We’re Sargent Pepper’s Lonely Pleasant Sunday Afternoon Club Band

My Intertunnel compadre Gerard is a wag. I met him once. Someone asked him how to make a website pay. He said the only way he knew to make a website pay was to make it a website devoted to advice on how to make a website pay.

I looked at the Intertunnel over the weekend on someone else’s laptop. I don’t have a laptop. They asked me what I was doing; what are you looking at on that thing? I wasn’t looking at anything, really. I was looking at everything and nothing, to see how it looked. What impression I might get from it.

People talk a lot about how the Intertunnel has upended the applecart of commerce in writing. True dat. But not in the way you might think.

I was amazed when I used another man’s laptop, because I saw all sorts of stuff I never see. It was an Apple, so everything was exactly wrong and backwards, and so was easy to figure out. I had no idea all that advertising was on the webs. I never see it. I can’t imagine how the average advertiser thinks they’re getting any bang for their buck buying advertising by the impression.
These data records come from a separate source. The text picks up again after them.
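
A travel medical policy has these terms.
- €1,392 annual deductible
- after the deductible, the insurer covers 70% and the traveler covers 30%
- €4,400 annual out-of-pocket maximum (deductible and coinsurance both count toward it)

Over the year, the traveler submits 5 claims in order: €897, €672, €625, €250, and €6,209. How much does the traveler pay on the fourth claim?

€75

Bill 1, €897: entire amount goes to the deductible. Traveler owes €897 (running OOP €897).
Bill 2, €672: €495 finishes the deductible; €177 goes to coinsurance; coinsurance €177 × 30% = €53.10. Traveler owes €548.10 (running OOP €1,445.10).
Bill 3, €625: deductible already satisfied, so traveler's share is 30% × €625 = €187.50. Traveler owes €187.50 (running OOP €1,632.60).
Bill 4, €250: 30% coinsurance on €250 = €75. Traveler owes €75 (running OOP €1,707.60).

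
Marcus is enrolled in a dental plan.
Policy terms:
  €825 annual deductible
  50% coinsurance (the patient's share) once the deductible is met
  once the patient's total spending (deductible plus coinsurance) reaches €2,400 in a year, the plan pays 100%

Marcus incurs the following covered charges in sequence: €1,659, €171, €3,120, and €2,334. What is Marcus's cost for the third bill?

€1,072.50

#1 (€1,659): €825 to deductible, leaving €834; 50% of €834 = €417. Patient owes €1,242 (running OOP €1,242).
#2 (€171): deductible already satisfied, so patient's share is 50% × €171 = €85.50. Patient pays €85.50; OOP now €1,327.50.
#3 (€3,120): 50% coinsurance on €3,120 = €1,560. That would push OOP to €2,887.50, over the €2,400 cap, so patient pays €2,400 − €1,327.50 = €1,072.50.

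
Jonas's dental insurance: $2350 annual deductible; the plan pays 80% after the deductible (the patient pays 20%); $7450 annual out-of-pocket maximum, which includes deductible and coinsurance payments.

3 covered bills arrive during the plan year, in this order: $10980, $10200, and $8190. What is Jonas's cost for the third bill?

#1 ($10980): $2350 to deductible, leaving $8630; 20% of $8630 = $1726. Patient pays $4076; OOP now $4076.
#2 ($10200): deductible already satisfied, so patient's share is 20% × $10200 = $2040. Patient owes $2040 (running OOP $6116).
#3 ($8190): deductible already satisfied, so patient's share is 20% × $8190 = $1638. OOP would hit $7754 > $7450, so the cap limits the patient to $7450 − $6116 = $1334.

$1334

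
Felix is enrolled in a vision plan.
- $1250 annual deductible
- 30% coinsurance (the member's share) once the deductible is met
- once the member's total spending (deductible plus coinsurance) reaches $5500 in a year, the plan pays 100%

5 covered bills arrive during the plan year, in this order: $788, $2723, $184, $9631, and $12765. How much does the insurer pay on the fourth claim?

Bill 1, $788: entire amount goes to the deductible. Cost to member: $788. OOP to date $788. Insurer: $788 − $788 = $0.
Bill 2, $2723: $462 to deductible, leaving $2261; member's 30% is $678.30. Member pays $1140.30; OOP now $1928.30. Plan pays $2723 − $1140.30 = $1582.70.
Bill 3, $184: 30% coinsurance on $184 = $55.20. Member owes $55.20 (running OOP $1983.50). Plan pays $184 − $55.20 = $128.80.
Bill 4, $9631: 30% coinsurance on $9631 = $2889.30. Member pays $2889.30; OOP now $4872.80. Insurer: $9631 − $2889.30 = $6741.70.

$6741.70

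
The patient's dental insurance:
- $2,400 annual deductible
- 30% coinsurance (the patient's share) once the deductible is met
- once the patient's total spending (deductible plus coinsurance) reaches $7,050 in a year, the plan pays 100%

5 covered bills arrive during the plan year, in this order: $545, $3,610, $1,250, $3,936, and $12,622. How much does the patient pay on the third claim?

$375

#1 ($545): entire amount goes to the deductible. Patient pays $545; OOP now $545.
#2 ($3,610): deductible takes $1,855, $1,755 remains; 30% of $1,755 = $526.50. Cost to patient: $2,381.50. OOP to date $2,926.50.
#3 ($1,250): deductible met; 30% of $1,250 = $375. Patient owes $375 (running OOP $3,301.50).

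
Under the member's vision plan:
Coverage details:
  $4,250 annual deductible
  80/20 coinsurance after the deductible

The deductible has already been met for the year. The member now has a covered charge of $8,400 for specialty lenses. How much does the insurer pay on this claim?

With the deductible met, the entire $8,400 is subject to coinsurance.
Member's 20% share of $8,400 is $1,680.
The insurer covers the remainder: $8,400 − $1,680 = $6,720.

$6,720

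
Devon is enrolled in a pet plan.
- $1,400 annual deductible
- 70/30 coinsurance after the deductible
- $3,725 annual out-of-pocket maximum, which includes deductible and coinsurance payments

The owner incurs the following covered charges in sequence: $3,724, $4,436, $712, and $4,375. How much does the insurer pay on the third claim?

$498.40

#1 ($3,724): $1,400 to deductible, leaving $2,324; owner's 30% is $697.20. Owner owes $2,097.20 (running OOP $2,097.20). Insurer: $3,724 − $2,097.20 = $1,626.80.
#2 ($4,436): deductible met; 30% of $4,436 = $1,330.80. Cost to owner: $1,330.80. OOP to date $3,428. Insurer: $4,436 − $1,330.80 = $3,105.20.
#3 ($712): deductible met; 30% of $712 = $213.60. Cost to owner: $213.60. OOP to date $3,641.60. Insurer: $712 − $213.60 = $498.40.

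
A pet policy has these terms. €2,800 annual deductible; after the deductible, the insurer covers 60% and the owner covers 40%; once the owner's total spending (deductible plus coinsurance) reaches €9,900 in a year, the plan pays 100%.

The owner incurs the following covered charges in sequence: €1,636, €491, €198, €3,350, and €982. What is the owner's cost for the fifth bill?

€392.80

#1 (€1,636): fully absorbed by the deductible. Owner owes €1,636 (running OOP €1,636).
#2 (€491): all of it applies to the deductible. Owner owes €491 (running OOP €2,127).
#3 (€198): entire amount goes to the deductible. Owner owes €198 (running OOP €2,325).
#4 (€3,350): €475 to deductible, leaving €2,875; coinsurance €2,875 × 40% = €1,150. Owner owes €1,625 (running OOP €3,950).
#5 (€982): deductible met; 40% of €982 = €392.80. Cost to owner: €392.80. OOP to date €4,342.80.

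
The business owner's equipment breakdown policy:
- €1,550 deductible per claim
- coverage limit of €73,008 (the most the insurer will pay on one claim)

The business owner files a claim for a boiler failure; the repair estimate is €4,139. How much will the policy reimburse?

Subtract the deductible: €4,139 − €1,550 = €2,589.
€2,589 is within the €73,008 limit, so the insurer pays €2,589.

€2,589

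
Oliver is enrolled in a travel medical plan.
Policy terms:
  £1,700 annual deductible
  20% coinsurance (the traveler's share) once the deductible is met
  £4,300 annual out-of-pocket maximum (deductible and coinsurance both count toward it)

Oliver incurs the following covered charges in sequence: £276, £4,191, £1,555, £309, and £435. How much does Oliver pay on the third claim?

£311

Claim 1 (£276): fully absorbed by the deductible. Traveler pays £276; OOP now £276.
Claim 2 (£4,191): £1,424 to deductible, leaving £2,767; 20% of £2,767 = £553.40. Cost to traveler: £1,977.40. OOP to date £2,253.40.
Claim 3 (£1,555): deductible already satisfied, so traveler's share is 20% × £1,555 = £311. Traveler pays £311; OOP now £2,564.40.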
We used the laptop to display video that was advertising. It’s not sneaky. It was de facto advertising, we looked for it, and we watched it. I’m not sure it was efficacious either, as we never use the service being advertised, but we at least looked at it. It’s a start. Apparently there’s a Progressive Insurance ad on the page that displays the statistics for my blog. Apparently they charge someone to not show it to me, because I’d never seen it before.

It’s all broken except it works somehow. I don’t see any starlets missing any meals even though every kid with a computer knows how to steal movies. They’ve still got more than cornflakes and peanut butter in the company lunchroom at the New York Times, I imagine.

One of the mistakes being made by everyone is thinking that there is any kind of line between news and entertainment. I don’t read any newspapers because I can’t find out anything useful from them, and they are deuced poor entertainment. They remind me of watching a Health Class short film warning you about Polio. The topic is irrelevant and so the information is useless and so all that’s left is the entertainment value in it. If you’re a hipster doofus you can make a website devoted to how wry watching pointless stuff is, but that’s about the sum of the entertainment you can get out of it.

It’s not fun to collect and distribute real information. It’s hard work, but you can charge for it. Dun and Bradstreet collects all sorts of real, hard information about companies. If you read their gathered information about those companies, you could make real, hard decisions about how you might interact with those companies, as a investor or a consumer or a competitor. And if you want D & B to tell you what they know, they’d like $139, right now, up front, no fooling.

Amuse yourself on the Internet. There’s nothing else to do here but howl gigantic curses into the ether, or post pictures of your cat. If you think your content is worth money, charge for it and reap the tumbleweeds or the treasure. But for god sakes, stop whining.